On pensait que le numérique allait stimuler la concurrence et permettre à toutes les entreprises de se développer. En réalité, il a assis la domination de quelques titans capables d’imposer leur loi au monde entier.
On pensait que le numérique allait mêler les classes sociales en donnant à chacun sa chance. Hélas, il sépare impitoyablement les nouvelles élites technophiles de la tourbe des populations déconnectées et sans avenir.
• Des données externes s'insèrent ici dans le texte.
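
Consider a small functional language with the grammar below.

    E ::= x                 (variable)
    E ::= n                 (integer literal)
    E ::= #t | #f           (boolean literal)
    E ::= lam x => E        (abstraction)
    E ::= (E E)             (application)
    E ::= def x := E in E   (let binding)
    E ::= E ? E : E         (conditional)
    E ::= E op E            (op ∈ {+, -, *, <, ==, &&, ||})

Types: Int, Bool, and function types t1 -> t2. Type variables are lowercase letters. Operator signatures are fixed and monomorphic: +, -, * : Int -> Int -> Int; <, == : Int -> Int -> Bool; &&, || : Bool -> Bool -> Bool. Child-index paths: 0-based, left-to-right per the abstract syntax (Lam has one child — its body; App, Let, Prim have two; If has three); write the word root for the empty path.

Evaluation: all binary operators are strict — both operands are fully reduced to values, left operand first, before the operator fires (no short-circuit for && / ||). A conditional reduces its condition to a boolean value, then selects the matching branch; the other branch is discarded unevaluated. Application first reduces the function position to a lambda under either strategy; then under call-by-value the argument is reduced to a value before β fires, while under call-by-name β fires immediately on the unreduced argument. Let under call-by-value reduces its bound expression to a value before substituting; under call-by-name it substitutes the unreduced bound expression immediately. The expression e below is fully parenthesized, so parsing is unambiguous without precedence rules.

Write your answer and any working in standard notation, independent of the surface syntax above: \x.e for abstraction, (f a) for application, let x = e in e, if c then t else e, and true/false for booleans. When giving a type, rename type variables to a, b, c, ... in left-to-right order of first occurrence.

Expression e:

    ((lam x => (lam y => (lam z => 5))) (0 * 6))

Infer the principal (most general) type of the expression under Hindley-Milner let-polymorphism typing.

Answer: a -> b -> Int

Working:
\z._ : c -> Int
\y._ : b -> c -> Int
\x._ : a -> b -> c -> Int
  unify Int ~ Int
  unify Int ~ Int
  unify a -> b -> c -> Int ~ Int -> d
  unify a ~ Int
  unify b -> c -> Int ~ d
_ _ : b -> c -> Int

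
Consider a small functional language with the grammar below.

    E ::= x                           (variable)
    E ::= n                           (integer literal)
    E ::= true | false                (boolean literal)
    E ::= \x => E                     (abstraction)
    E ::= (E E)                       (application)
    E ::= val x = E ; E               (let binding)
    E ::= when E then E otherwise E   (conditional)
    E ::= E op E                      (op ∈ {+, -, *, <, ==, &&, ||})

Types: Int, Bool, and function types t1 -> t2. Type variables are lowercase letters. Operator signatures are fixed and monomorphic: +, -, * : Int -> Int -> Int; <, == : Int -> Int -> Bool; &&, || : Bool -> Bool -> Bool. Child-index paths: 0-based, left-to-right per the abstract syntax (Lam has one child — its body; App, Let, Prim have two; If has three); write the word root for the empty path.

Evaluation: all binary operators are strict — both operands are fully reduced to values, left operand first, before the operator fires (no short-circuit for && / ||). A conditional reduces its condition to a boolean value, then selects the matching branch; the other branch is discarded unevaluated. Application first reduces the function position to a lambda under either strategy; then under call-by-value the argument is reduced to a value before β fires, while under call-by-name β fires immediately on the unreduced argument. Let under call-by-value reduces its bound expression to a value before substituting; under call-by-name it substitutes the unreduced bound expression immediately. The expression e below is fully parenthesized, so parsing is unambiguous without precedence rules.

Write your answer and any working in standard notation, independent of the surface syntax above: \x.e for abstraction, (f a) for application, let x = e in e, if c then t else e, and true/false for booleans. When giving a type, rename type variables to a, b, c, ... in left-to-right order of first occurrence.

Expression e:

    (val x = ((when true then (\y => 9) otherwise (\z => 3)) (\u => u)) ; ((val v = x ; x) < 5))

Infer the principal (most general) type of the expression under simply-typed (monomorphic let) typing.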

On pensait que le numérique allait renforcer la démocratie. Le débat allait s’épanouir grâce aux nouveaux outils dont il dispose. Chaque opinion aurait la possibilité de se faire entendre et d’entrer en résonnance avec les autres. Le dialogue allait permettre d’éviter des erreurs et nos gouvernements seraient en mesure de mener les politiques les plus efficaces, guidés par des dirigeants élus parmi les meilleurs candidats. Que voyons-nous ? La démocratie n’a jamais été aussi faible, prise en étau entre les nouvelles dictatures et les revendications de minorités qui veulent l’asservir.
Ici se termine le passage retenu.